Phil Harknett, who lives between two short-term rentals (STRs) on a small lake in Dysart, appealed to County council June 28 to finally regulate and tax the industry.
“What we have here is second homes that people have invested in as a business, and it’s time this County got down to taxing and regulating these businesses,” he said.
Harknett added STR owners would be charged under the regulations to generate revenue for the County and townships. He noted regulating would also ensure the safety of renters. He added STRs are affecting long-term rentals, housing prices, and the ability of businesses to get staff due to a lack of housing.
With more than 10 STRs on his lake of 45 properties, he said it’s a myth they’re good for the economy because renters bring everything with them and do not leave their cottages.

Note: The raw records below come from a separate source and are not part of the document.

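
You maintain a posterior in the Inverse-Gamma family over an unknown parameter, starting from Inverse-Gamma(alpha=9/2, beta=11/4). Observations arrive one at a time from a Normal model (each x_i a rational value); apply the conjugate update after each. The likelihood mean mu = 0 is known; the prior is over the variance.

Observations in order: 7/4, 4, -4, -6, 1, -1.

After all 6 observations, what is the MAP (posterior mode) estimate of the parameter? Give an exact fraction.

1257/272

obs 1: x=7/4 → posterior Inverse-Gamma(5, 137/32)
obs 2: x=4 → posterior Inverse-Gamma(11/2, 393/32)
obs 3: x=-4 → posterior Inverse-Gamma(6, 649/32)
obs 4: x=-6 → posterior Inverse-Gamma(13/2, 1225/32)
obs 5: x=1 → posterior Inverse-Gamma(7, 1241/32)
obs 6: x=-1 → posterior Inverse-Gamma(15/2, 1257/32)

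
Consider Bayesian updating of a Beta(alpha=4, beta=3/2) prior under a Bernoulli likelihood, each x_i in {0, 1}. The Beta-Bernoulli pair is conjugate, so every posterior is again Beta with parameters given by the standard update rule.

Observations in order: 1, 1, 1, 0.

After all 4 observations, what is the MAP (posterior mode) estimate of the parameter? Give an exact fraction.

4/5

obs 1: x=1 → posterior Beta(5, 3/2)
obs 2: x=1 → posterior Beta(6, 3/2)
obs 3: x=1 → posterior Beta(7, 3/2)
obs 4: x=0 → posterior Beta(7, 5/2)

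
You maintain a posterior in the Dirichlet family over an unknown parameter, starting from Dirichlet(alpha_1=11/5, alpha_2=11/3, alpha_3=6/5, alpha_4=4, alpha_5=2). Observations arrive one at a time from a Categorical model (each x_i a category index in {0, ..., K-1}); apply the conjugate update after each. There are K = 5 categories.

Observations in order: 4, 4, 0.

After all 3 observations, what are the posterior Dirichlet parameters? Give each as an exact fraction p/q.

alpha_1=16/5, alpha_2=11/3, alpha_3=6/5, alpha_4=4, alpha_5=4

obs 1: x=4 → posterior Dirichlet(11/5, 11/3, 6/5, 4, 3)
obs 2: x=4 → posterior Dirichlet(11/5, 11/3, 6/5, 4, 4)
obs 3: x=0 → posterior Dirichlet(16/5, 11/3, 6/5, 4, 4)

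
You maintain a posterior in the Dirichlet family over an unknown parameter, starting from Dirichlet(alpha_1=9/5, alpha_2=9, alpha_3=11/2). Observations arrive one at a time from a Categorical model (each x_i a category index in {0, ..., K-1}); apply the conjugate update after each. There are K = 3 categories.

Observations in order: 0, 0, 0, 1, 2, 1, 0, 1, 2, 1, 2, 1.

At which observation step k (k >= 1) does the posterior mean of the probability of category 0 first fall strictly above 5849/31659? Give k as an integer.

k = 2

obs 1: x=0 → posterior Dirichlet(14/5, 9, 11/2)
obs 2: x=0 → posterior Dirichlet(19/5, 9, 11/2)
obs 3: x=0 → posterior Dirichlet(24/5, 9, 11/2)
obs 4: x=1 → posterior Dirichlet(24/5, 10, 11/2)
obs 5: x=2 → posterior Dirichlet(24/5, 10, 13/2)
obs 6: x=1 → posterior Dirichlet(24/5, 11, 13/2)
obs 7: x=0 → posterior Dirichlet(29/5, 11, 13/2)
obs 8: x=1 → posterior Dirichlet(29/5, 12, 13/2)
obs 9: x=2 → posterior Dirichlet(29/5, 12, 15/2)
obs 10: x=1 → posterior Dirichlet(29/5, 13, 15/2)
obs 11: x=2 → posterior Dirichlet(29/5, 13, 17/2)
obs 12: x=1 → posterior Dirichlet(29/5, 14, 17/2)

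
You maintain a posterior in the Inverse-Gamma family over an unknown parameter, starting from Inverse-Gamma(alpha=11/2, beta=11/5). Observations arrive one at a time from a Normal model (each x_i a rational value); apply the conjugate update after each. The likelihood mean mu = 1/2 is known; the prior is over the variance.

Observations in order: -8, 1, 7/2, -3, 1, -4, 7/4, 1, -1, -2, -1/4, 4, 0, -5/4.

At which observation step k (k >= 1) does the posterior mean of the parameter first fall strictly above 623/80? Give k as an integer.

k = 6

obs 1: x=-8 → posterior Inverse-Gamma(6, 1533/40)
obs 2: x=1 → posterior Inverse-Gamma(13/2, 769/20)
obs 3: x=7/2 → posterior Inverse-Gamma(7, 859/20)
obs 4: x=-3 → posterior Inverse-Gamma(15/2, 1963/40)
obs 5: x=1 → posterior Inverse-Gamma(8, 246/5)
obs 6: x=-4 → posterior Inverse-Gamma(17/2, 2373/40)
obs 7: x=7/4 → posterior Inverse-Gamma(9, 9617/160)
obs 8: x=1 → posterior Inverse-Gamma(19/2, 9637/160)
obs 9: x=-1 → posterior Inverse-Gamma(10, 9817/160)
obs 10: x=-2 → posterior Inverse-Gamma(21/2, 10317/160)
obs 11: x=-1/4 → posterior Inverse-Gamma(11, 5181/80)
obs 12: x=4 → posterior Inverse-Gamma(23/2, 5671/80)
obs 13: x=0 → posterior Inverse-Gamma(12, 5681/80)
obs 14: x=-5/4 → posterior Inverse-Gamma(25/2, 11607/160)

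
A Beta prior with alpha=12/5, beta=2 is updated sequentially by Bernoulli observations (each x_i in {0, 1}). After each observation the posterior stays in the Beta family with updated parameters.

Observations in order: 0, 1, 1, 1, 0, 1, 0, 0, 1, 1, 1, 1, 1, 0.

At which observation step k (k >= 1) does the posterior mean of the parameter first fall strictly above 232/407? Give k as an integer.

k = 3

obs 1: x=0 → posterior Beta(12/5, 3)
obs 2: x=1 → posterior Beta(17/5, 3)
obs 3: x=1 → posterior Beta(22/5, 3)
obs 4: x=1 → posterior Beta(27/5, 3)
obs 5: x=0 → posterior Beta(27/5, 4)
obs 6: x=1 → posterior Beta(32/5, 4)
obs 7: x=0 → posterior Beta(32/5, 5)
obs 8: x=0 → posterior Beta(32/5, 6)
obs 9: x=1 → posterior Beta(37/5, 6)
obs 10: x=1 → posterior Beta(42/5, 6)
obs 11: x=1 → posterior Beta(47/5, 6)
obs 12: x=1 → posterior Beta(52/5, 6)
obs 13: x=1 → posterior Beta(57/5, 6)
obs 14: x=0 → posterior Beta(57/5, 7)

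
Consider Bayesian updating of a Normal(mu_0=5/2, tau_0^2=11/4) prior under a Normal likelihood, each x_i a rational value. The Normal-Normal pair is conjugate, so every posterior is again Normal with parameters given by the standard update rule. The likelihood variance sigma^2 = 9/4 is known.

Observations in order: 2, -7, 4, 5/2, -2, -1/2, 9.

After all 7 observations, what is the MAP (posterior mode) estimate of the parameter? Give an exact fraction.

obs 1: x=2 → posterior Normal(89/40, 99/80)
obs 2: x=-7 → posterior Normal(-65/62, 99/124)
obs 3: x=4 → posterior Normal(23/84, 33/56)
obs 4: x=5/2 → posterior Normal(39/53, 99/212)
obs 5: x=-2 → posterior Normal(17/64, 99/256)
obs 6: x=-1/2 → posterior Normal(23/150, 33/100)
obs 7: x=9 → posterior Normal(221/172, 99/344)

221/172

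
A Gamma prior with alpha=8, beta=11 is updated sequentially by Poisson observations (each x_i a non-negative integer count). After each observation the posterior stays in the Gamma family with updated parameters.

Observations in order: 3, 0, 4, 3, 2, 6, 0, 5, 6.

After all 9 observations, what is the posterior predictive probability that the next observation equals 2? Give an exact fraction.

966195842908160000000000000000000000000000000000000/3685975927806112219127687339549342762856035687969181

obs 1: x=3 → posterior Gamma(11, 12)
obs 2: x=0 → posterior Gamma(11, 13)
obs 3: x=4 → posterior Gamma(15, 14)
obs 4: x=3 → posterior Gamma(18, 15)
obs 5: x=2 → posterior Gamma(20, 16)
obs 6: x=6 → posterior Gamma(26, 17)
obs 7: x=0 → posterior Gamma(26, 18)
obs 8: x=5 → posterior Gamma(31, 19)
obs 9: x=6 → posterior Gamma(37, 20)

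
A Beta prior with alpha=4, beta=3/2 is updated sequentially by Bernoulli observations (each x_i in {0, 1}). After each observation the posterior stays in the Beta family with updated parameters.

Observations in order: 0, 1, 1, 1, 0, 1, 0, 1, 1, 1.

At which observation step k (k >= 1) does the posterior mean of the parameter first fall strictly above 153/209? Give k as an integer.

obs 1: x=0 → posterior Beta(4, 5/2)
obs 2: x=1 → posterior Beta(5, 5/2)
obs 3: x=1 → posterior Beta(6, 5/2)
obs 4: x=1 → posterior Beta(7, 5/2)
obs 5: x=0 → posterior Beta(7, 7/2)
obs 6: x=1 → posterior Beta(8, 7/2)
obs 7: x=0 → posterior Beta(8, 9/2)
obs 8: x=1 → posterior Beta(9, 9/2)
obs 9: x=1 → posterior Beta(10, 9/2)
obs 10: x=1 → posterior Beta(11, 9/2)

k = 4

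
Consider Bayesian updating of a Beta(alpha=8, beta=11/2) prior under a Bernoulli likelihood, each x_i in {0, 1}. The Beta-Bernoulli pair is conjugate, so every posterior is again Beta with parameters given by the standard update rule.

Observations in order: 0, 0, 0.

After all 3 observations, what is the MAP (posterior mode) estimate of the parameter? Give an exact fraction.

14/29

obs 1: x=0 → posterior Beta(8, 13/2)
obs 2: x=0 → posterior Beta(8, 15/2)
obs 3: x=0 → posterior Beta(8, 17/2)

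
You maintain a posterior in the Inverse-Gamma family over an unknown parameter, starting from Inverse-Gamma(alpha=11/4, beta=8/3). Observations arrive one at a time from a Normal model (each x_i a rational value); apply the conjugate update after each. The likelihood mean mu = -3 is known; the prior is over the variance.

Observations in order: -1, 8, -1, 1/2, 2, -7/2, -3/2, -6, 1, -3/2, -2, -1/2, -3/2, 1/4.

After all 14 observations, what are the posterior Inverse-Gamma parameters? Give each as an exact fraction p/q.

alpha=39/4, beta=10627/96

obs 1: x=-1 → posterior Inverse-Gamma(13/4, 14/3)
obs 2: x=8 → posterior Inverse-Gamma(15/4, 391/6)
obs 3: x=-1 → posterior Inverse-Gamma(17/4, 403/6)
obs 4: x=1/2 → posterior Inverse-Gamma(19/4, 1759/24)
obs 5: x=2 → posterior Inverse-Gamma(21/4, 2059/24)
obs 6: x=-7/2 → posterior Inverse-Gamma(23/4, 1031/12)
obs 7: x=-3/2 → posterior Inverse-Gamma(25/4, 2089/24)
obs 8: x=-6 → posterior Inverse-Gamma(27/4, 2197/24)
obs 9: x=1 → posterior Inverse-Gamma(29/4, 2389/24)
obs 10: x=-3/2 → posterior Inverse-Gamma(31/4, 302/3)
obs 11: x=-2 → posterior Inverse-Gamma(33/4, 607/6)
obs 12: x=-1/2 → posterior Inverse-Gamma(35/4, 2503/24)
obs 13: x=-3/2 → posterior Inverse-Gamma(37/4, 1265/12)
obs 14: x=1/4 → posterior Inverse-Gamma(39/4, 10627/96)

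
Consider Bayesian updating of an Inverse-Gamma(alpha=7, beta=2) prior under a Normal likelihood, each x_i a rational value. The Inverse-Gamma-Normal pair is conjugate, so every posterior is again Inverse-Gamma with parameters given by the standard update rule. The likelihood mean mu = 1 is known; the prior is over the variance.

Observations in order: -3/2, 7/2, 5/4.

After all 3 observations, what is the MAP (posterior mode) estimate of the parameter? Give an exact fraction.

obs 1: x=-3/2 → posterior Inverse-Gamma(15/2, 41/8)
obs 2: x=7/2 → posterior Inverse-Gamma(8, 33/4)
obs 3: x=5/4 → posterior Inverse-Gamma(17/2, 265/32)

265/304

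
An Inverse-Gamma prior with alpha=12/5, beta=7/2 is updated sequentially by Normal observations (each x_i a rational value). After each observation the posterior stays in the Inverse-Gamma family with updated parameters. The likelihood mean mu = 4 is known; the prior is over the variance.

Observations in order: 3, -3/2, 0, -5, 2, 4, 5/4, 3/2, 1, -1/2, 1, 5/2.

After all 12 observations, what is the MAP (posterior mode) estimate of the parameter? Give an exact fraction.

15485/1504

obs 1: x=3 → posterior Inverse-Gamma(29/10, 4)
obs 2: x=-3/2 → posterior Inverse-Gamma(17/5, 153/8)
obs 3: x=0 → posterior Inverse-Gamma(39/10, 217/8)
obs 4: x=-5 → posterior Inverse-Gamma(22/5, 541/8)
obs 5: x=2 → posterior Inverse-Gamma(49/10, 557/8)
obs 6: x=4 → posterior Inverse-Gamma(27/5, 557/8)
obs 7: x=5/4 → posterior Inverse-Gamma(59/10, 2349/32)
obs 8: x=3/2 → posterior Inverse-Gamma(32/5, 2449/32)
obs 9: x=1 → posterior Inverse-Gamma(69/10, 2593/32)
obs 10: x=-1/2 → posterior Inverse-Gamma(37/5, 2917/32)
obs 11: x=1 → posterior Inverse-Gamma(79/10, 3061/32)
obs 12: x=5/2 → posterior Inverse-Gamma(42/5, 3097/32)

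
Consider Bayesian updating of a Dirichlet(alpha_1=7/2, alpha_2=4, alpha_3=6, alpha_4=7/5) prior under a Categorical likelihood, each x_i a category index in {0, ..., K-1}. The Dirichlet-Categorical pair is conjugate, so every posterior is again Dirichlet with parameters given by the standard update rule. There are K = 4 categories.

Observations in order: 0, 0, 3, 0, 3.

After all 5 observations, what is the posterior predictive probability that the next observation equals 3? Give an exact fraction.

34/199

obs 1: x=0 → posterior Dirichlet(9/2, 4, 6, 7/5)
obs 2: x=0 → posterior Dirichlet(11/2, 4, 6, 7/5)
obs 3: x=3 → posterior Dirichlet(11/2, 4, 6, 12/5)
obs 4: x=0 → posterior Dirichlet(13/2, 4, 6, 12/5)
obs 5: x=3 → posterior Dirichlet(13/2, 4, 6, 17/5)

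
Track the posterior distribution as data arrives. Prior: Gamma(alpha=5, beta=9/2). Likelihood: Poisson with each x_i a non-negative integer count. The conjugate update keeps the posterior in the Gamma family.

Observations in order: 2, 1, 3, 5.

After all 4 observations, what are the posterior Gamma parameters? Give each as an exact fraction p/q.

obs 1: x=2 → posterior Gamma(7, 11/2)
obs 2: x=1 → posterior Gamma(8, 13/2)
obs 3: x=3 → posterior Gamma(11, 15/2)
obs 4: x=5 → posterior Gamma(16, 17/2)

alpha=16, beta=17/2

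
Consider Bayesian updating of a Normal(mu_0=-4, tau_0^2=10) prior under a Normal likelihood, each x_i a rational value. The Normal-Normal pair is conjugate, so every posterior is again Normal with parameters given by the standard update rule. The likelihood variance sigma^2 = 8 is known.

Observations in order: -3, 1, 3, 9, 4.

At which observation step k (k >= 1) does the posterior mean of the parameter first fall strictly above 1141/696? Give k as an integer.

obs 1: x=-3 → posterior Normal(-31/9, 40/9)
obs 2: x=1 → posterior Normal(-13/7, 20/7)
obs 3: x=3 → posterior Normal(-11/19, 40/19)
obs 4: x=9 → posterior Normal(17/12, 5/3)
obs 5: x=4 → posterior Normal(54/29, 40/29)

k = 5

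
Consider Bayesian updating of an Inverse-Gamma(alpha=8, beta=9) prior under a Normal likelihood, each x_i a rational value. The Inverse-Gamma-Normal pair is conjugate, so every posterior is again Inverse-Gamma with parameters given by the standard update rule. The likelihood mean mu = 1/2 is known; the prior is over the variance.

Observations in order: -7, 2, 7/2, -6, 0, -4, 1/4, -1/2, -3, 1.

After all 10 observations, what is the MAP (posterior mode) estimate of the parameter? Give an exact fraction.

2589/448

obs 1: x=-7 → posterior Inverse-Gamma(17/2, 297/8)
obs 2: x=2 → posterior Inverse-Gamma(9, 153/4)
obs 3: x=7/2 → posterior Inverse-Gamma(19/2, 171/4)
obs 4: x=-6 → posterior Inverse-Gamma(10, 511/8)
obs 5: x=0 → posterior Inverse-Gamma(21/2, 64)
obs 6: x=-4 → posterior Inverse-Gamma(11, 593/8)
obs 7: x=1/4 → posterior Inverse-Gamma(23/2, 2373/32)
obs 8: x=-1/2 → posterior Inverse-Gamma(12, 2389/32)
obs 9: x=-3 → posterior Inverse-Gamma(25/2, 2585/32)
obs 10: x=1 → posterior Inverse-Gamma(13, 2589/32)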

Harknett said Lake of Bays and the City of Kawartha Lakes are acting but, “we don’t have anything. The County doesn’t have to reinvent the wheel here. We just need to talk to other municipalities to find out how this is done. I’m asking you guys not to kick this can down the road… it’s time. Let’s get this done.”
Highlands East was the first township to discuss possible regulation of the industry in 2018. Algonquin Highlands briefly flirted with it as well. However, it has rested at the County level for years now. Despite there being draft bylaws, with legal opinions, County council has yet to pull the trigger, although Warden Liz Danielsen said they are close.
County considers a contractor
Much of last week’s meeting was devoted to the topic.
Director of planning, Steve Stone, said since the early days of municipalities implementing STR programs, there have been “a number of third-party services arising to help assist municipalities in rolling out and regulating the program.”
He said the companies pinpoint where STRs are, from advertising and agencies. He estimated there are close to 1,500 in the County. He said they would contact operators about licensing. They send out e-forms, such as a code of conduct, verifying inspections for Ontario Building Code, fire compliance, and septic system performance. They also monitor compliance and have a 24/7 complaint hotline. They also contact municipal staff for follow-up.
CAO Mike Rutter confirmed he and lower-tier CAOs had met with a third-party provider. He added the cost of hiring them would be significantly less than program revenue.
Coun. Murray Fearrey said, “I certainly like this approach. It’s going to take a tremendous load off staff here.” He also wanted onus on the property owner to say he or she has complied, with possible spot checks.
Rutter said the idea is a self-attestation of criteria being met followed by an audit over four or five years of all properties. Coun. Cec Ryall said they could use demerit points for “verifiable trust.”
Coun. Bob Carter said if they went with that, they could go directly to licensing and not need registration. He added no taxpayer dollars should go into the program, but it should be paid for by STR owners.
Fearrey also felt they should implement a municipal accommodation tax at the same time. A final decision has yet to be made on a MAT tax.
MAT provides funding for the tourism industry, as well as programs and services for visitors.
During the meeting, council also revisited the draft bylaws, determining they would license for a year; allow two people per bedroom, one parking spot per bedroom – with appropriate septic – appeals going to the County; not renting out bunkies as separate rentals; and demerit points for offences with three leading to license suspension.
Council voted to put out a request for information from a third party, have director of economic development, Scott Ovell, update a MAT tax report, and make amendments to the licensing bylaw for a future meeting.
Danielsen said: “we made some good steps today, really moving ahead.”